Specmine provides a general framework that addresses a variety of different analytical platforms, such as LC-MS, GC-MS, NMR, IR and UV-Vis. The package supports many data formats and includes the possibility of adding metadata in a tabular format. It relies on xcms for LC-MS and GC-MS data pre-processing, on hyperSpec for NMR, IR and UV/VIS data processing and on MAIT for metabolite identification. Specmine provides scripts for missing values imputation, univariate and multivariate statistics and machine learning methods. A number of case studies are available for testing purposes.

mQTL.NMR is a package specific for the systematic analysis of 1H NMR metabolomics in quantitative genetics. The package mainly focuses on NMR spectral data pre-processing (normalization, scaling and peak alignment), mQTL mapping in different model organisms, structural assignment of marker metabolites, and result visualization.

enviMass is a comprehensive workflow for the data-mining of LC-MS and GC-MS datasets, which also supports MS/MS experiments. It provides the user with a graphic interface and a flexible workflow structure covering common processing steps such as data conversion, peak picking, noise removal, peak picking, mass re-calibration, data normalisation, and blank subtraction. It also offers a number of more specific and advanced functionalities including: isotopologue and adduct grouping, homologous series detection and visualization, estimation of atom counts for nontarget components, temporal sequences, profile trend detection and processing of both data dependent and data independent acquisition of MS/MS experiments. RMassScreening is a workflow for batch processing of LC-HRMS datasets using a script interface, YAML-based setting configuration and visual interactive data evaluation. It provides wrappers for script-based usage of enviPick and basic enviMass components, and implements suspect screening and combinatorial prediction of possible metabolites (transformation products) from parent compounds. A GUI provides facilities to analyze the results, grouped by sample groups and experimental timepoints, by applying freely adjustable filters.

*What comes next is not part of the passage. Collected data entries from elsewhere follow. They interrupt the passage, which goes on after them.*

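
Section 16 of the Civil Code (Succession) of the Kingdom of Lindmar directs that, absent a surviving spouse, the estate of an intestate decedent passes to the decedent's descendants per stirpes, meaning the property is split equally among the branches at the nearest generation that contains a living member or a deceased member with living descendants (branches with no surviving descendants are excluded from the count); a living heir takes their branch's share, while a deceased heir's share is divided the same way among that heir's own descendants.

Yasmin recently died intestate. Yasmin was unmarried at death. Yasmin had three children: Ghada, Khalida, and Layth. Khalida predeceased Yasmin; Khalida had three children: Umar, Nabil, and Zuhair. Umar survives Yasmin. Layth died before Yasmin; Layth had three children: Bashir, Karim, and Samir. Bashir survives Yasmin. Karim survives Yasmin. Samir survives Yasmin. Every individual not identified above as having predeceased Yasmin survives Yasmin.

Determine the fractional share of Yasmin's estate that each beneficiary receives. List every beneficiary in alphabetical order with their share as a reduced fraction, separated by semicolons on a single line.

Bashir 1/9; Ghada 1/3; Karim 1/9; Nabil 1/9; Samir 1/9; Umar 1/9; Zuhair 1/9

There is no surviving spouse, so the entire estate passes to Yasmin's descendants per stirpes.
The estate is divided into 3 equal shares of 1/3 among Ghada, Khalida, Layth.
Ghada is living and takes 1/3.
Khalida predeceased; the 1/3 allotted to Khalida's branch passes to Khalida's issue by representation.
The 1/3 is divided into 3 equal shares of 1/9 among Umar, Nabil, Zuhair.
Umar is living and takes 1/9.
Nabil is living and takes 1/9.
Zuhair is living and takes 1/9.
Layth predeceased; the 1/3 allotted to Layth's branch passes to Layth's issue by representation.
The 1/3 is divided into 3 equal shares of 1/9 among Bashir, Karim, Samir.
Bashir is living and takes 1/9.
Karim is living and takes 1/9.
Samir is living and takes 1/9.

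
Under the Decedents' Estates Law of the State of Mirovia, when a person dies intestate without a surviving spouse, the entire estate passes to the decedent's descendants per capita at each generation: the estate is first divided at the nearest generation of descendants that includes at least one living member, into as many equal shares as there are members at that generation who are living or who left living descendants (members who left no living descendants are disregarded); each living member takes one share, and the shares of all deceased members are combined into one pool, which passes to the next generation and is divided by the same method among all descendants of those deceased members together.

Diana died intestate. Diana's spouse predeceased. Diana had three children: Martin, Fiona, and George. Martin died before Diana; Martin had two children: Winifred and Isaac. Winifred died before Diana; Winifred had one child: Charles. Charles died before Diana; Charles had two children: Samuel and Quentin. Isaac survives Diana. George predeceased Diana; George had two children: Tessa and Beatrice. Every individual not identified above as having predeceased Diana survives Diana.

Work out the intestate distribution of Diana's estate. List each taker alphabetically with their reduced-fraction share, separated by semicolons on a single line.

There is no surviving spouse, so the entire estate passes to Diana's descendants per capita at each generation.
At generation 1 (Martin, Fiona, George) there are 3 shares of (1)/3 = 1/3 each.
Living: Fiona — each takes 1/3.
Deceased: Martin and George. Their combined 2/3 is pooled and carried to generation 2.
At generation 2 (Winifred, Isaac, Tessa, Beatrice) there are 4 shares of (2/3)/4 = 1/6 each.
Living: Isaac, Tessa, and Beatrice — each takes 1/6.
Deceased: Winifred. That 1/6 share is carried to generation 3.
At generation 3 (Charles) there are 1 shares of (1/6)/1 = 1/6 each.
Deceased: Charles. That 1/6 share is carried to generation 4.
At generation 4 (Samuel, Quentin) there are 2 shares of (1/6)/2 = 1/12 each.
Living: Samuel and Quentin — each takes 1/12.

Beatrice 1/6; Fiona 1/3; Isaac 1/6; Quentin 1/12; Samuel 1/12; Tessa 1/6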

MetaboNexus is an interactive data analysis platform for metabolomics experiments, which provides a user friendly R shiny-based GUI designed to work without the need of web server connections. It allows pre-processing (using xcms and MZmine), data scaling, univariate and multivariate statistics (t-test, ANOVA, PCA, PLS-DA, Random Forest, Heatmap), putative metabolite identification (library matching of MS and MS/MS adduct with METLIN, HMDB and MassBank databases), and a number of functions for data visualization.